Training logs, checkpoints and tensorboard logs are saved in vits/exp
.
Inference
The inference part uses checkpoints saved by the training part, so you have to run the
training part first. It will save the ground-truth and generated wavs to the directory
vits/exp/infer/epoch-*/wav
, e.g., vits/exp/infer/epoch-1000/wav
.
$ export CUDA_VISIBLE_DEVICES="0"
$ ./vits/infer.py \
--epoch 1000 \
--exp-dir vits/exp \
--tokens data/tokens.txt \
--max-duration 500
Note
For more details, please run ./vits/infer.py --help
.
Export models
Currently we only support ONNX model exporting. It will generate one file in the given exp-dir
:
vits-epoch-*.onnx
.
$ ./vits/export-onnx.py \
--epoch 1000 \
--exp-dir vits/exp \
--tokens data/tokens.txt
You can test the exported ONNX model with:
$ ./vits/test_onnx.py \
--model-filename vits/exp/vits-epoch-1000.onnx \
--tokens data/tokens.txt
Download pretrained models
If you don’t want to train from scratch, you can download the pretrained models by visiting the following link:
--model-type=high
: https://huggingface.co/Zengwei/icefall-tts-ljspeech-vits-2024-02-28
--model-type=medium
: https://huggingface.co/csukuangfj/icefall-tts-ljspeech-vits-medium-2024-03-12
--model-type=low
: https://huggingface.co/csukuangfj/icefall-tts-ljspeech-vits-low-2024-03-12
Usage in sherpa-onnx
The following describes how to test the exported ONNX model in sherpa-onnx.
Hint
sherpa-onnx supports different programming languages, e.g., C++, C, Python, Kotlin, Java, Swift, Go, C#, etc. It also supports Android and iOS.

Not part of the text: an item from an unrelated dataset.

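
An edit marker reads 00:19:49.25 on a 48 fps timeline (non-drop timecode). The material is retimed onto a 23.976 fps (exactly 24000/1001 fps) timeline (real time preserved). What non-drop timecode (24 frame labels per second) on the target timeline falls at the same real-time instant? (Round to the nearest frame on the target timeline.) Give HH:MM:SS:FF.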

We only describe how to use pre-built binaries from sherpa-onnx below. Please refer to https://k2-fsa.github.io/sherpa/onnx/ for more documentation.
Install sherpa-onnx
pip install sherpa-onnx
To check that you have installed sherpa-onnx successfully, please run:
which sherpa-onnx-offline-tts
sherpa-onnx-offline-tts --help
Download lexicon files
cd /tmp
wget https://github.com/k2-fsa/sherpa-onnx/releases/download/tts-models/espeak-ng-data.tar.bz2
tar xf espeak-ng-data.tar.bz2
Run sherpa-onnx
cd egs/ljspeech/TTS
sherpa-onnx-offline-tts \
--vits-model=vits/exp/vits-epoch-1000.onnx \
--vits-tokens=data/tokens.txt \
--vits-data-dir=/tmp/espeak-ng-data \
--num-threads=1 \
--output-filename=./high.wav \
"Ask not what your country can do for you; ask what you can do for your country."
Hint
You can also use sherpa-onnx-offline-tts-play
to play the audio
as it is generating.
You should get a file high.wav
after running the above command.
Congratulations! You have successfully trained and exported a text-to-speech model and run it with sherpa-onnx.